Mature red blood cells are in the shape of double concave discs, and their surface area and volume are relatively large, which is conducive to gas exchange and self-deformation [11]. When red blood cells are in a hypotonic sodium chloride solution, they will swell rapidly until they are broken, causing changes in the intensity of scattered light [12, 13]. The rate of change of scattered light intensity per unit time is positively correlated with the percentage of red blood cell hemolysis, and the percentage of hemolysis can reflect the intensity of red blood cell osmotic fragility [14]. Increased osmotic fragility can be seen in hereditary spherocytosis, hereditary elliptic polycythemia, autoimmune hemolytic anemia, obstructive jaundice, and other diseases [15, 16]. The reduction can be seen in various types of globin genesis anemia, various hemoglobinopathies, iron deficiency anemia, and other diseases [17]. Therefore, the scope of its clinical application has been continuously expanded in recent years. There are many clinical methods to detect EFT, among which the single-tube method of red blood cell osmotic fragility detection is relatively simple. It is widely used in the initial screening of this disease in many areas with high incidence of thalassemia.

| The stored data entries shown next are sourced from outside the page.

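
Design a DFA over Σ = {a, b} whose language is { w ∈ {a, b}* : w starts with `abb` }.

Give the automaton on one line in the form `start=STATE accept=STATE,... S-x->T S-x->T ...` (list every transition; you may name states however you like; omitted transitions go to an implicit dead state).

start=q0 accept=q3 q0-a->q1 q0-b->q4 q1-a->q4 q1-b->q2 q2-a->q4 q2-b->q3 q3-a->q3 q3-b->q3 q4-a->q4 q4-b->q4

Walk along `abb` while the input agrees: from q0 take `a` to q1, and so on. Any deviation drops to the rejecting sink q4. Once q3 is reached the prefix is confirmed and every continuation is accepted.
        a   b  
>  q0   q1  q4 
   q1   q4  q2 
   q2   q4  q3 
 * q3   q3  q3 
   q4   q4  q4 
(> = start, * = accepting)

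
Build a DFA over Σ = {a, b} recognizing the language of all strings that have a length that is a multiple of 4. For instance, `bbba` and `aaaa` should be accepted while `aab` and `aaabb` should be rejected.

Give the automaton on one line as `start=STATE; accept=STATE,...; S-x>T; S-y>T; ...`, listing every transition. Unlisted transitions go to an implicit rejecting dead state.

start=s0; accept=s0; s0-a>s1; s0-b>s1; s1-a>s2; s1-b>s2; s2-a>s3; s2-b>s3; s3-a>s0; s3-b>s0

Count input length modulo 4: every symbol advances one step around the cycle s0 → s1 → s2 → s3 → s0. Accept at s0.
4 states suffice.
        a   b  
>* s0   s1  s1 
   s1   s2  s2 
   s2   s3  s3 
   s3   s0  s0 
(> = start, * = accepting)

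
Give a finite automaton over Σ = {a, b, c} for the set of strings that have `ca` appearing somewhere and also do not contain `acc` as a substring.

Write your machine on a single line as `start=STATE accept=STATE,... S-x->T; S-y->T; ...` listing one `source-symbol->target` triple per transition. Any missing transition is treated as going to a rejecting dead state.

start=q0; accept=q4,q6,q7; q0-a->q1; q0-b->q0; q0-c->q2; q1-a->q1; q1-b->q0; q1-c->q3; q2-a->q4; q2-b->q0; q2-c->q2; q3-a->q4; q3-b->q0; q3-c->q5; q4-a->q4; q4-b->q6; q4-c->q7; q5-a->q5; q5-b->q5; q5-c->q5; q6-a->q4; q6-b->q6; q6-c->q6; q7-a->q4; q7-b->q6; q7-c->q5

Run two small machines in parallel and take their product. The first has 3 states tracking whether and how much of `ca` has been seen; the second has 4 states tracking partial matches of the forbidden pattern `acc`. A product state is a pair (one from each), accepting exactly when both do. After merging equivalent states the machine shrinks.
        a   b   c  
>  q0   q1  q0  q2 
   q1   q1  q0  q3 
   q2   q4  q0  q2 
   q3   q4  q0  q5 
 * q4   q4  q6  q7 
   q5   q5  q5  q5 
 * q6   q4  q6  q6 
 * q7   q4  q6  q5 
(> = start, * = accepting)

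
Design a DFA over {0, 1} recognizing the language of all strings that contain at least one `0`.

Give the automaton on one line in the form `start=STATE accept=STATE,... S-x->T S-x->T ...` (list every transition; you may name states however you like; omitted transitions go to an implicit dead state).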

With the development of highly automated and informatized laboratories, most cumbersome methods have been gradually eliminated. At present, there are many fully automatic methods that are widely used in clinics, but the requirements for clinical laboratories are high, and the machines are expensive [18]. Moreover, these instruments are used for incidental detection of EFT, which has poor specificity and is not suitable for the preliminary screening of thalassemia in economically underdeveloped areas and grassroots hospitals.

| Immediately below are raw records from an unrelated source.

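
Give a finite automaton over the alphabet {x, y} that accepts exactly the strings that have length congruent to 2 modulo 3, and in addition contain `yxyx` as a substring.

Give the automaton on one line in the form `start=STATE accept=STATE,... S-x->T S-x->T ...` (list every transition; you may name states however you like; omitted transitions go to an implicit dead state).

Run two small machines in parallel and take their product. The first has 3 states tracking the input length modulo 3; the second has 5 states tracking whether and how much of `yxyx` has been seen. A product state is a pair (one from each), accepting exactly when both do.
With 15 states:
          x    y  
>  S0     S1   S2 
   S1     S3   S4 
   S2     S5   S4 
   S3     S0   S6 
   S4     S7   S6 
   S5     S0   S8 
   S6     S9   S2 
   S7     S1  S10 
   S8    S11   S2 
   S9     S3  S12 
   S10   S13   S4 
   S11   S13  S13 
   S12   S14   S6 
 * S13   S14  S14 
   S14   S11  S11 
(> = start, * = accepting)

start=S0 accept=S13 S0-x->S1 S0-y->S2 S1-x->S3 S1-y->S4 S2-x->S5 S2-y->S4 S3-x->S0 S3-y->S6 S4-x->S7 S4-y->S6 S5-x->S0 S5-y->S8 S6-x->S9 S6-y->S2 S7-x->S1 S7-y->S10 S8-x->S11 S8-y->S2 S9-x->S3 S9-y->S12 S10-x->S13 S10-y->S4 S11-x->S13 S11-y->S13 S12-x->S14 S12-y->S6 S13-x->S14 S13-y->S14 S14-x->S11 S14-y->S11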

The performance verification experiment in this study is to use KOFA by direct colorimetry and RA-800 by scattering turbidimetry to detect the EFT results of the blood samples of 100 subjects, respectively. Then, the methodological performance of the two methods is compared and analyzed. The results show that the sensitivity of RA-800's scattering turbidimetry is slightly lower than that of KOFA's direct colorimetry, but its specificity and accuracy are higher than that of KOFA. The kappa value of the diagnostic consistency test of the two methods is 0.558, and the conclusion is that the consistency of the two is moderate. The area under the ROC curve of the two is equal (AUC = 0.831), indicating that the diagnostic authenticity and diagnostic value of the two are equal. The above results indicate that the RA-800 performance index of the fully automatic red blood cell permeability fragility analysis using the scattering turbidimetry meets the clinical requirements. The sample can be tested without any processing of a separate machine, and there is no need to establish a laboratory pipeline, which can realize fully automated and lightweight testing EFT.

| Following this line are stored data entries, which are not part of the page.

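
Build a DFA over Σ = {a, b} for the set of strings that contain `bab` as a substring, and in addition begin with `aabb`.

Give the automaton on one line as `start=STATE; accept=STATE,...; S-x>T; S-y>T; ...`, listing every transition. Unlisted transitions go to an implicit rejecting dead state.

start=S0; accept=S11; S0-a>S1; S0-b>S2; S1-a>S3; S1-b>S2; S2-a>S4; S2-b>S2; S3-a>S5; S3-b>S6; S4-a>S5; S4-b>S7; S5-a>S5; S5-b>S2; S6-a>S4; S6-b>S8; S7-a>S7; S7-b>S7; S8-a>S9; S8-b>S8; S9-a>S10; S9-b>S11; S10-a>S10; S10-b>S8; S11-a>S11; S11-b>S11

Handle the two conditions separately and then intersect. One (4 states) tracks whether and how much of `bab` has been seen; the other (6 states) tracks whether the input so far still matches the prefix `aabb`. Each combined state is a pair, one component from each; accept when both components accept.
          a    b  
>  S0     S1   S2 
   S1     S3   S2 
   S2     S4   S2 
   S3     S5   S6 
   S4     S5   S7 
   S5     S5   S2 
   S6     S4   S8 
   S7     S7   S7 
   S8     S9   S8 
   S9    S10  S11 
   S10   S10   S8 
 * S11   S11  S11 
(> = start, * = accepting)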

The current gold standard for clinical thalassemia detection is genetic diagnosis [7]. However, the test method is complicated, requires high technical and laboratory requirements, and is expensive. It is not suitable as a preliminary screening index for thalassemia screening. Therefore, it is difficult to screen for thalassemia in economically backward areas and basic hospitals and the community as a means of screening. In view of this study, some scholars proposed to use high specificity and high sensitivity indicators for detection to improve the positive and negative predictive values. This can make the test results more reliable and reduce the missed and misdiagnosed thalassemia.

5. Conclusion

The performance index of the new fully automatic red blood cell permeability fragility analyzer RA-800 meets the clinical requirements and has the advantages of simplicity, economy, and effectiveness. It is more suitable for economically backward areas, primary hospitals, and communities. The combination of RA-800 and blood analyzers for screening can effectively improve the positive and correct rate of thalassemia detection. It is particularly important for missed diagnosis, misdiagnosis, and genetic counseling for thalassemia.